If △ ABC ∽ CDB, then accb = bcdb, that is ab = BBD, ∽ BD = B2A, when BD = B2A, ∽ ABC ∽ CDB

All isosceles right triangle ABC is similar to isosceles right triangle a'b'c ', the similarity ratio is 3:1, the hypotenuse AB = 5cm
1 find the length of the hypotenuse a'b'of the triangle a'b'c '. 2 find the height of the hypotenuse a'B'

1
AB/A'B'=3/1
A'B'=AB/3=5/3
two
The height of isosceles right triangle ABC is 2.5
And then according to the similarity ratio
The height of similar triangle is 2.5 / 3 = 5 / 6

In the right triangle ABC, the angle c = 90 degrees, CD is perpendicular to AB and D, ask CD ^ 2 =?
AC ^ 2 =?, BC ^ 2 =?, AC times BC =?
It should be seen from the proportional line segments of a right triangle

CD^2=AD×BD
AC^2=AD×AB
BC^2=BD×AB
It can be deduced from similar triangles
AC×BC=CD×AB
Equal area

For the inscribed circle of triangle ABC, the radius of the circle is r, and the circumference of the circle is 1?

Set heart as I, connect IB, IA, IC
Then s △ ABC = 1 / 2 (AB + BC + AC) r = 1 / 2 * LR

Triangle ABC is isosceles right triangle, waist length is 1, find the inscribed circle radius of triangle ABC

The radius of the inscribed circle of the triangle is r = 2S △ C, where s is the area of the triangle and C is the perimeter of the triangle
r=2*0.5*1*1/（1+1+√2）=（2-√2）/2
Please accept

If the two right sides of a right triangle are A.B, the radius of circumscribed circle is r, and the radius of inscribed circle is r, then the relationship between a.b.r.r is ()
A.R+r=1/2（a+b） B.a+b=1/2（R+r） C.R+r=a+b D.R+r＞a+b

If the inscribed circle of RT △ cab is tangent to D, e and f respectively with AC, AB and BC, and the center of the circle is I, then the quadrilateral CDIE is a square, CD = CF = R, ad = AE, be = BF, (the outer circle of the circle is equal to the two tangent lines), let the perimeter = P = a + B + C, 2R + AD + AE + be + BF = P, 2R + 2C = P = a + B + C, ∧ r = (a + B-C) / 2, ∧ RT △ circumscribed circle center is oblique

If the two right sides of a right triangle are 3 and 4, what is the radius of its inscribed circle? What is the distance between the inner and outer center?

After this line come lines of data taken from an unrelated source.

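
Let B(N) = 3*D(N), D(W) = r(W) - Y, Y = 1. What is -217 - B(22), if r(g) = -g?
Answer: -148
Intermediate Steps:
D(W) = -1 - W (D(W) = -W - 1*1 = -W - 1 = -1 - W)
B(N) = -3 - 3*N (B(N) = 3*(-1 - N) = -3 - 3*N)
-217 - B(22) = -217 - (-3 - 3*22) = -217 - (-3 - 66) = -217 - 1*(-69) = -217 + 69 = -148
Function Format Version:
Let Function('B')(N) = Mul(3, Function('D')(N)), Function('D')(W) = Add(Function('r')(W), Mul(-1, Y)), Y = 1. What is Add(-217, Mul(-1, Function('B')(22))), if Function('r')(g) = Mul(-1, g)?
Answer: -148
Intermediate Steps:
Function('D')(W) = Add(-1, Mul(-1, W)) (Function('D')(W) = Add(Mul(-1, W), Mul(-1, 1)) = Add(Mul(-1, W), -1) = Add(-1, Mul(-1, W)))
Function('B')(N) = Add(-3, Mul(-3, N)) (Function('B')(N) = Mul(3, Add(-1, Mul(-1, N))) = Add(-3, Mul(-3, N)))
Add(-217, Mul(-1, Function('B')(22))) = Add(-217, Mul(-1, Add(-3, Mul(-3, 22)))) = Add(-217, Mul(-1, Add(-3, -66))) = Add(-217, Mul(-1, -69)) = Add(-217, 69) = -148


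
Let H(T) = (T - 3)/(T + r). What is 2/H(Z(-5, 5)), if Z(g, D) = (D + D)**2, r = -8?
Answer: 184/97 ≈ 1.8969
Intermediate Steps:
Z(g, D) = 4*D**2 (Z(g, D) = (2*D)**2 = 4*D**2)
H(T) = (-3 + T)/(-8 + T) (H(T) = (T - 3)/(T - 8) = (-3 + T)/(-8 + T))
2/H(Z(-5, 5)) = 2/((-3 + 4*5**2)/(-8 + 4*5**2)) = 2/((-3 + 4*25)/(-8 + 4*25)) = 2/((-3 + 100)/(-8 + 100)) = 2/(97/92) = (92/97)*2 = 184/97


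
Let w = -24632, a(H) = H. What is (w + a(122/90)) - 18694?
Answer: -1949609/45 ≈ -43325.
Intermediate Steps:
(w + a(122/90)) - 18694 = (-24632 + 122/90) - 18694 = (-24632 + 122*(1/90)) - 18694 = (-24632 + 61/45) - 18694 = -1108379/45 - 18694 = -1949609/45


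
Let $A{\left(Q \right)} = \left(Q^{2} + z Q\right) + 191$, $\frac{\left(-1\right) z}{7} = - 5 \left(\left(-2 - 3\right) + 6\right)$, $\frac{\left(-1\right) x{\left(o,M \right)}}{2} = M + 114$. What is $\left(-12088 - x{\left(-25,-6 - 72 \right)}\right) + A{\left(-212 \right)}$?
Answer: $25699$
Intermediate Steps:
$x{\left(o,M \right)} = -228 - 2 M$ ($x{\left(o,M \right)} = - 2 \left(M + 114\right) = - 2 \left(114 + M\right) = -228 - 2 M$)
$z = 35$ ($z = - 7 \left(- 5 \left(\left(-2 - 3\right) + 6\right)\right) = - 7 \left(- 5 \left(-5 + 6\right)\right) = - 7 \left(\left(-5\right) 1\right) = \left(-7\right) \left(-5\right) = 35$)
$A{\left(Q \right)} = 191 + Q^{2} + 35 Q$ ($A{\left(Q \right)} = \left(Q^{2} + 35 Q\right) + 191 = 191 + Q^{2} + 35 Q$)
$\left(-12088 - x{\left(-25,-6 - 72 \right)}\right) + A{\left(-212 \right)} = \left(-12088 - \left(-228 - 2 \left(-6 - 72\right)\right)\right) + \left(191 + \left(-212\right)^{2} + 35 \left(-212\right)\right) = \left(-12088 - \left(-228 - 2 \left(-6 - 72\right)\right)\right) + \left(191 + 44944 - 7420\right) = \left(-12088 - \left(-228 - -156\right)\right) + 37715 = \left(-12088 - \left(-228 + 156\right)\right) + 37715 = \left(-12088 - -72\right) + 37715 = \left(-12088 + 72\right) + 37715 = -12016 + 37715 = 25699$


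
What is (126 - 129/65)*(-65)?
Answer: -8061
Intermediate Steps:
(126 - 129/65)*(-65) = (8061/65)*(-65) = -8061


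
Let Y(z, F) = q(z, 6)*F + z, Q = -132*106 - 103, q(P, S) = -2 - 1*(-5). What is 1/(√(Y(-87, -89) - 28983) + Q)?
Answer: -14095/198698362 - I*√29337/198698362 ≈ -7.0937e-5 - 8.6201e-7*I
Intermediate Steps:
q(P, S) = 3 (q(P, S) = -2 + 5 = 3)
Q = -14095 (Q = -13992 - 103 = -14095)
Y(z, F) = z + 3*F (Y(z, F) = 3*F + z = z + 3*F)
1/(√(Y(-87, -89) - 28983) + Q) = 1/(√((-87 + 3*(-89)) - 28983) - 14095) = 1/(√((-87 - 267) - 28983) - 14095) = 1/(√(-354 - 28983) - 14095) = 1/(√(-29337) - 14095) = 1/(I*√29337 - 14095) = 1/(-14095 + I*√29337)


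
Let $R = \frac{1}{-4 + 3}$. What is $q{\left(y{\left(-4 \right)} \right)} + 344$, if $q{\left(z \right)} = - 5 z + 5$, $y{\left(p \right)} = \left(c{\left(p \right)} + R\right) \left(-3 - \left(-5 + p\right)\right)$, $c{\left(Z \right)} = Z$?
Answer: $499$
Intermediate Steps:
$R = -1$ ($R = \frac{1}{-1} = -1$)
$y{\left(p \right)} = \left(-1 + p\right) \left(2 - p\right)$ ($y{\left(p \right)} = \left(p - 1\right) \left(-3 - \left(-5 + p\right)\right) = \left(-1 + p\right) \left(2 - p\right)$)
$q{\left(z \right)} = 5 - 5 z$
$q{\left(y{\left(-4 \right)} \right)} + 344 = \left(5 - 5 \left(-2 - \left(-4\right)^{2} + 3 \left(-4\right)\right)\right) + 344 = \left(5 - 5 \left(-2 - 16 - 12\right)\right) + 344 = \left(5 - -150\right) + 344 = \left(5 + 150\right) + 344 = 155 + 344 = 499$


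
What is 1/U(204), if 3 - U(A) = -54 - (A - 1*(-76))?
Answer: 1/337 ≈ 0.0029674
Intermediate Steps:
U(A) = 133 + A (U(A) = 3 - (-54 - (A - 1*(-76))) = 3 - (-54 - (A + 76)) = 3 - (-54 - (76 + A)) = 3 - (-54 + (-76 - A)) = 3 - (-130 - A) = 3 + (130 + A) = 133 + A)
1/U(204) = 1/(133 + 204) = 1/337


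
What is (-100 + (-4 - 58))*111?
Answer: -17982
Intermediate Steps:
(-100 + (-4 - 58))*111 = (-100 - 62)*111 = -162*111 = -17982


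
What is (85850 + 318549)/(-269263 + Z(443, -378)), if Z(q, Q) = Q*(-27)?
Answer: -404399/259057 ≈ -1.5610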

R * (3 + 4 + 5) / 2 = 3 * 4 / 2 r = 1 with another formula: r = (3 + 4-5) / 2 (only for right triangle) r outer = 5 / 2 r outer - r = 1.5

As shown in figure 5-z-15, the triangle DEF is obtained by moving the triangle ABC 2.5cm horizontally to the right. Please make the triangle ABC,
Find the perimeter of quadrilateral abed

As shown in the figure: abed is a parallel polygon
It's 2.5 on one side and 3 on the other
The circumference is (2.5 + 3) × 2 = 11cm

Triangle DEF is obtained by moving triangle ABC 2.5cm horizontally to the right. Please make triangle ABC. If ed = 3cm, find the perimeter of quadrilateral abed

11.

In the triangle ABC, the following price adjustments are known: a = 45 ° C = 30 ° C = 10m; (2) a = 60 ° B = 45 ° C = 20cm

B = 180 ° - a-c = 105 ° by sine theorem B / SINB = C / sinc = A / Sina, so 10 / (1 / 2) = A / [(radical 2) / 2] = B / [(radical 6 + radical 2) / 4] so a = [10 * radical 2] m b = [5 * (radical 6 + radical 2)] MC = 180 ° - A-B = 75 ° by sine theorem B / SINB = C / sinc = A / Sina

As shown in the figure, ∠ ABC = ∠ CDB = 90 °, AC = a, BC = B, when BD and a, B meet what kind of relationship, △ ABC ∽ Δ CDB?